The Blue Angels, whose demonstrations this year have been limited to salutes to COVID-19 workers in U.S. cities, have flown F/A-18 Hornets, referred to as Legacy Hornets, for the past 34 years. Super Hornets are about 20 percent larger, faster and more advanced variants of the planes they replace.
The new planes will also receive modifications specific to their mission, including the addition of special fuel pumps to allow inverted flying, and a movement-resisting spring linked to the control stick to help pilots make more precise control inputs.
Tanks for airshow smoke chemicals, a stopwatch for timing maneuvers and custom-made navigation systems will be also be installed. The planes will be painted blue and gold, the standard Blue Angels colors since the squadron was formed in 1946.
"The Super Hornet is an iconic representation of excellence in naval aviation," retired Adm. Pat Walsh, vice president of U.S. Navy and Marine Corps services at Boeing, said in a press release.

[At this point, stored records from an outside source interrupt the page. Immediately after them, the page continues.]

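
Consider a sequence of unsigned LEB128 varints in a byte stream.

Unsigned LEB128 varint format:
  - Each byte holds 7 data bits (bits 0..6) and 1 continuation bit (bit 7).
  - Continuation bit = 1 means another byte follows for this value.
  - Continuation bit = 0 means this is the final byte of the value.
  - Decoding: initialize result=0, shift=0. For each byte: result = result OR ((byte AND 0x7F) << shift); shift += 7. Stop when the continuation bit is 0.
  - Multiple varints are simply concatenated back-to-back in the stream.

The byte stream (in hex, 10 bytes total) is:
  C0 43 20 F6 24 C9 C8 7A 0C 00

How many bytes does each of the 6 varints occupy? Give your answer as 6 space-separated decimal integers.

  byte[0]=0xC0 cont=1 payload=0x40=64: acc |= 64<<0 -> acc=64 shift=7
  byte[1]=0x43 cont=0 payload=0x43=67: acc |= 67<<7 -> acc=8640 shift=14 [end]
Varint 1: bytes[0:2] = C0 43 -> value 8640 (2 byte(s))
  byte[2]=0x20 cont=0 payload=0x20=32: acc |= 32<<0 -> acc=32 shift=7 [end]
Varint 2: bytes[2:3] = 20 -> value 32 (1 byte(s))
  byte[3]=0xF6 cont=1 payload=0x76=118: acc |= 118<<0 -> acc=118 shift=7
  byte[4]=0x24 cont=0 payload=0x24=36: acc |= 36<<7 -> acc=4726 shift=14 [end]
Varint 3: bytes[3:5] = F6 24 -> value 4726 (2 byte(s))
  byte[5]=0xC9 cont=1 payload=0x49=73: acc |= 73<<0 -> acc=73 shift=7
  byte[6]=0xC8 cont=1 payload=0x48=72: acc |= 72<<7 -> acc=9289 shift=14
  byte[7]=0x7A cont=0 payload=0x7A=122: acc |= 122<<14 -> acc=2008137 shift=21 [end]
Varint 4: bytes[5:8] = C9 C8 7A -> value 2008137 (3 byte(s))
  byte[8]=0x0C cont=0 payload=0x0C=12: acc |= 12<<0 -> acc=12 shift=7 [end]
Varint 5: bytes[8:9] = 0C -> value 12 (1 byte(s))
  byte[9]=0x00 cont=0 payload=0x00=0: acc |= 0<<0 -> acc=0 shift=7 [end]
Varint 6: bytes[9:10] = 00 -> value 0 (1 byte(s))

Answer: 2 1 2 3 1 1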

"As Boeing continues to support the operational fleet of Navy Super Hornets, we are excited to see this platform enter a critical phase of its journey to joining the team," said Walsh, who was a Blue Angels pilot from 1985 to 1987.
It is unclear how the larger, heavier Super Hornets will perform in airshow situations, in part because the planes do not yet have the high number of flying hours accrued by Legacy Hornets. Since Super Hornets are in use by fleet squadrons in military situations, the Blue Angels now compete for the same spare parts and tools.

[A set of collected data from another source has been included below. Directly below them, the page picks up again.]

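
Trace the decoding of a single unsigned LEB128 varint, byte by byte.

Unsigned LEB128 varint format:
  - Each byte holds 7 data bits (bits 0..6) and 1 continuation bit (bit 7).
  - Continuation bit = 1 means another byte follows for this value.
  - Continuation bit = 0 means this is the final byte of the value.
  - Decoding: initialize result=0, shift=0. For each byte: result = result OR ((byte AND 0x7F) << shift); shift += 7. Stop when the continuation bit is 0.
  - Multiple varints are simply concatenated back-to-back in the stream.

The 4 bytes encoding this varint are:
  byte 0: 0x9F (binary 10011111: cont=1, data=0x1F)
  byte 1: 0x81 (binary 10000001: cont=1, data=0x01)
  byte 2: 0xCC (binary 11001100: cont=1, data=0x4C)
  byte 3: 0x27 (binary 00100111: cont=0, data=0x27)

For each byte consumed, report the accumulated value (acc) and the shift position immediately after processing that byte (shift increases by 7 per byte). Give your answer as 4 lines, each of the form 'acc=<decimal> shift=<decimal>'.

Answer: acc=31 shift=7
acc=159 shift=14
acc=1245343 shift=21
acc=83034271 shift=28

Derivation:
byte 0=0x9F: payload=0x1F=31, contrib = 31<<0 = 31; acc -> 31, shift -> 7
byte 1=0x81: payload=0x01=1, contrib = 1<<7 = 128; acc -> 159, shift -> 14
byte 2=0xCC: payload=0x4C=76, contrib = 76<<14 = 1245184; acc -> 1245343, shift -> 21
byte 3=0x27: payload=0x27=39, contrib = 39<<21 = 81788928; acc -> 83034271, shift -> 28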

"We're forecasting parts requirements based on the Legacy Hornets but we don't know yet how the Super Hornets are going to break," Lt. Comm. Garrett Hopkins, a former Blue Angels maintenance officer who is now on the transition team, told Forbes. "It's a bigger airplane so that means we have to haul more on the road with us. We cram our C-130 [cargo plane] with personnel, parts and tools."